With that query light came into her mind as if from heaven. She saw that such love as theirs was the supreme motive, the supreme obligation.
She rose and fixed her lovely, tear-gemmed eyes upon him searchingly as she asked, “Would you wed me, a beggar, dowered only with sorrow and bitter memories?”
“I will wed you, Suwanee Barkdale, or no one.”
“There,” she said, with a wan smile, holding out her hand; “the North has conquered again.”
“Suwanee,” he said, gravely and gently, as he caressed the head bowed upon his breast, “let us begin right. For us two there is no North or South. We are one for time, and I trust for eternity. But do not think me so narrow and unreasonable as to expect that you should think as I do on many questions. Still more, never imagine that I shall chide you, even in my thoughts, for love of your kindred and people, or the belief that they honestly and heroically did what seemed to them their duty. When you thought yourself such a hopeless little sinner, and I discovered you to be a saint, did I not admit that your patriotic impulses were as sincere as my own? As it has often been in the past, time will settle all questions between your people and ours, and time and a better knowledge of each other will heal our mutual wounds. I wish to remove fear and distrust of the immediate future from your mind, however. I must take you to a Northern home, where I can work for you in my profession, but you can be your own true self there,—just what you were when you first won my honor and esteem. The memory of your brave father and brothers shall be sacred to me as well as to you. I shall expect you to change your feelings and opinions under no other compulsion than that of your own reason and conscience. Shall you fear to go with me now? I will do everything that you can ask if you will only bless me with your love.”

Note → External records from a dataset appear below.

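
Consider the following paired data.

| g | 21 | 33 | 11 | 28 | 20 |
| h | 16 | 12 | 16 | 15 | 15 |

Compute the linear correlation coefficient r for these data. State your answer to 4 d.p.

n = 5, Σg = 113, Σh = 74, Σg² = 2835, Σh² = 1106, Σgh = 1628
nΣgh − ΣgΣh = 8140 − 8362 = -222
nΣg² − (Σg)² = 14175 − 12769 = 1406; nΣh² − (Σh)² = 5530 − 5476 = 54
r = -222 / √(1406 × 54) = -222 / 275.5431 ≈ -0.8057

-0.8057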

“I never dreamed before that it could be so sweet to bless an enemy,” she said, with a gleam of her old mirthfulness, “and I have dreamed about it. O Fenton, I loved you unsought, and the truth nearly killed me at first, but I came at last to be a little proud of it. You were so brave, yet considerate, so fair and generous towards us, that you banished my prejudices, and you won my heart by believing there was some good in it after all.”
A white shock of wool surmounting a wrinkled, ebon visage appeared at the door, and the old cook said, “Missy S’wanee, dere’s nuffin’ in de house for supper but a little cawn-meal. Oh, bress de Lawd! if dere ain’t Cap’n Lane!”
“Give us a hoe-cake, then,” cried Lane, shaking the old woman’s hand. “I’d rather sup with your mistress to-night on corn-meal than sit down to the grandest banquet you have ever prepared in the past. In the morning I’ll forage for breakfast.”